Визионеры, все как один, утверждают, что наши представления о реальности обманчивы, и наука это подтверждает, показывая, что твердые тела суть на самом деле пустота, состоящая из бессчетных дыр, а неодушевленные предметы в действительности представляют собой безостановочный клубок движения. Вполне возможно, что медитация — это знание, проникающее за границы чувств, переход от частного и физического к изначальному общему или метафизическому. Не исключено, что если хорошо овладеть техникой перехода от частного к общему, вернешься обогащенным, перекинув мост от одной области восприятия к другой. Детям, как мне кажется, это дается проще, чем взрослым. Еще близкий к началам своей жизни, но уже способный задуматься, ребенок может отойти от окружающей его обыденности и приблизиться к той реальности, которая существовала до его появления на свет, к родовой памяти или коллективному бессознательному, где осталось его первоначальное “я”. При таком понимании непрерывной вечности естественно видеть мир не в фокусе.

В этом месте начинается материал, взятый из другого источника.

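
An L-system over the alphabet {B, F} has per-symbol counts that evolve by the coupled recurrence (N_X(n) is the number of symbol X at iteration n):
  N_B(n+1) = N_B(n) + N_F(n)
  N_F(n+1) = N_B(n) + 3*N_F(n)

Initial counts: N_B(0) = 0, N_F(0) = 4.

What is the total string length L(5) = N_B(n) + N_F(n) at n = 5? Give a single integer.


Step 0: N_B=0, N_F=4, L=4
Step 1: N_B=4, N_F=12, L=16
Step 2: N_B=16, N_F=40, L=56
Step 3: N_B=56, N_F=136, L=192
Step 4: N_B=192, N_F=464, L=656
Step 5: N_B=656, N_F=1584, L=2240

Answer: 2240


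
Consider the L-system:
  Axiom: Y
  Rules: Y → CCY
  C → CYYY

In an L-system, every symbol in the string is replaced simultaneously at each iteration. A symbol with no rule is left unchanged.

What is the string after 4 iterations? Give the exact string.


Step 0: Y
Step 1: CCY
Step 2: CYYYCYYYCCY
Step 3: CYYYCCYCCYCCYCYYYCCYCCYCCYCYYYCYYYCCY
Step 4: CYYYCCYCCYCCYCYYYCYYYCCYCYYYCYYYCCYCYYYCYYYCCYCYYYCCYCCYCCYCYYYCYYYCCYCYYYCYYYCCYCYYYCYYYCCYCYYYCCYCCYCCYCYYYCCYCCYCCYCYYYCYYYCCY

Answer: CYYYCCYCCYCCYCYYYCYYYCCYCYYYCYYYCCYCYYYCYYYCCYCYYYCCYCCYCCYCYYYCYYYCCYCYYYCYYYCCYCYYYCYYYCCYCYYYCCYCCYCCYCYYYCCYCCYCCYCYYYCYYYCCY


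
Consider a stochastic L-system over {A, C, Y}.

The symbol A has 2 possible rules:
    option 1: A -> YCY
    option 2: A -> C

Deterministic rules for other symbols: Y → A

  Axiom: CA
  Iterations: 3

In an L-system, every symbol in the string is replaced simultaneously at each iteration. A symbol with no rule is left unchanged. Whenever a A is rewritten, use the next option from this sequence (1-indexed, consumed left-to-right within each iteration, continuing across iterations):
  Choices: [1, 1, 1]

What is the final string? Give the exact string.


Answer: CYCYCYCY

Derivation:
Step 0: CA
Step 1: CYCY  (used choices [1])
Step 2: CACA  (used choices [])
Step 3: CYCYCYCY  (used choices [1, 1])


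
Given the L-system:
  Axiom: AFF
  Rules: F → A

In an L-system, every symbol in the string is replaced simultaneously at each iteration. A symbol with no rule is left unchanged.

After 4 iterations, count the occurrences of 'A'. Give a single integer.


Answer: 3

Derivation:
Step 0: AFF  (1 'A')
Step 1: AAA  (3 'A')
Step 2: AAA  (3 'A')
Step 3: AAA  (3 'A')
Step 4: AAA  (3 'A')


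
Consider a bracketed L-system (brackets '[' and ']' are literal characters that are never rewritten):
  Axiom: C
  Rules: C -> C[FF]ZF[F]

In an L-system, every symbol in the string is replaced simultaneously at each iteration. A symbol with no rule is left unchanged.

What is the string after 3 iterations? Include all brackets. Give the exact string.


Step 0: C
Step 1: C[FF]ZF[F]
Step 2: C[FF]ZF[F][FF]ZF[F]
Step 3: C[FF]ZF[F][FF]ZF[F][FF]ZF[F]

Answer: C[FF]ZF[F][FF]ZF[F][FF]ZF[F]


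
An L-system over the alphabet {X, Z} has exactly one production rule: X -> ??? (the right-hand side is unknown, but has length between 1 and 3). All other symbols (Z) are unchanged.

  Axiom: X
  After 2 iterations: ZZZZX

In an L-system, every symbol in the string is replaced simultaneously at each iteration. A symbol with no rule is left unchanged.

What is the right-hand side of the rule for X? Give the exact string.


Answer: ZZX

Derivation:
Trying X -> ZZX:
  Step 0: X
  Step 1: ZZX
  Step 2: ZZZZX
Matches the given result.


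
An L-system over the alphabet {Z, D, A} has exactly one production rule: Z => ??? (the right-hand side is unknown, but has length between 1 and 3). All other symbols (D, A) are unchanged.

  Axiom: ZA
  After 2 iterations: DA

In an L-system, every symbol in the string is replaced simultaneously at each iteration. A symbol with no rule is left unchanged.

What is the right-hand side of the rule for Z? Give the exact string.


Trying Z => D:
  Step 0: ZA
  Step 1: DA
  Step 2: DA
Matches the given result.

Answer: D


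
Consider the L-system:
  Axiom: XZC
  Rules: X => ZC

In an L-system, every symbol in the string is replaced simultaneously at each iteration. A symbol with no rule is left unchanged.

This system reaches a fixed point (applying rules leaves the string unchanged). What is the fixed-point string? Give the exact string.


Step 0: XZC
Step 1: ZCZC
Step 2: ZCZC  (unchanged — fixed point at step 1)

Answer: ZCZC


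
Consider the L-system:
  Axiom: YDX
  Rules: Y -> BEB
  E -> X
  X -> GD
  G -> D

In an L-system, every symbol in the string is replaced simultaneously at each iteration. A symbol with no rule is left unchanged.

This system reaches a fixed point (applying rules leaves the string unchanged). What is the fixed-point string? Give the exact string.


Answer: BDDBDDD

Derivation:
Step 0: YDX
Step 1: BEBDGD
Step 2: BXBDDD
Step 3: BGDBDDD
Step 4: BDDBDDD
Step 5: BDDBDDD  (unchanged — fixed point at step 4)


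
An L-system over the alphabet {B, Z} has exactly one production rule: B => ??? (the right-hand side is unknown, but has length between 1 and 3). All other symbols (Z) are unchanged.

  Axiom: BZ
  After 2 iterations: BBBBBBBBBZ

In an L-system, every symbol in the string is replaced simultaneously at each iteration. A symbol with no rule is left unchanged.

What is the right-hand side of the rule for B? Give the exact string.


Answer: BBB

Derivation:
Trying B => BBB:
  Step 0: BZ
  Step 1: BBBZ
  Step 2: BBBBBBBBBZ
Matches the given result.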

Мне кажется, в жизни ребенка наступают переломы, перед рождением или после, когда он из объекта становится субъектом, из жертвы, выталкиваемой в мир, переходит к роли толкателя, существующего в мире по собственной воле. Если такой перелом наступает, требуется время, чтобы приспособиться к перемене. Будь я голодный и бездомный, главные побудительные силы понятны, но когда все потребности удовлетворены еще в детстве, нужна замена этим побудительным силам. И они сублимируются в желание играть Баха или в понятия о том, что хорошо и что плохо. В выборе между фактом и фантазией, реальностью и идеей трудно не запутаться. Можно считать, что раннее увлечение музыкой само по себе является достаточным побуждением к жизни для одного человека. Действительно, я очень хотел играть на скрипке и выражать в своей игре радость и мечту; правда и то, что я был способен испытывать сильные эмоции: интерес, озабоченность и негодование — в зависимости от реальных обстоятельств. Но по временам мне снова и снова приходило в голову, что жизнь моя эгоистична и бессмысленна. Как примирить личную задачу в жизни с отдаленной идеей божества и замысла Вселенной? Какое значение может иметь, хорошо ли ты поступил или дурно, играешь то произведение или это, и вообще, жив ты или умер? На протяжении многих лет я сомневался, смогу ли выработать в себе участие к делу сохранения жизни на земле и сделать что-то важное, употребить с пользой выигранное время. И даже теперь, уже узнав цену деталям и понимая, что муравьи, бегущие туда-сюда по своим крошечным делам, несут у себя на плечах общее экологическое равновесие, я все же иногда ловлю себя на том, что думаю над протяженностью той или иной ноты, над методами преподавания игры на струнных или над тем, как хорошо было бы, если бы автомобили стали, наконец, ходить не на бензине, а на электричестве, — но спохватываюсь, что по сравнению с вечностью все это частности и мелочи.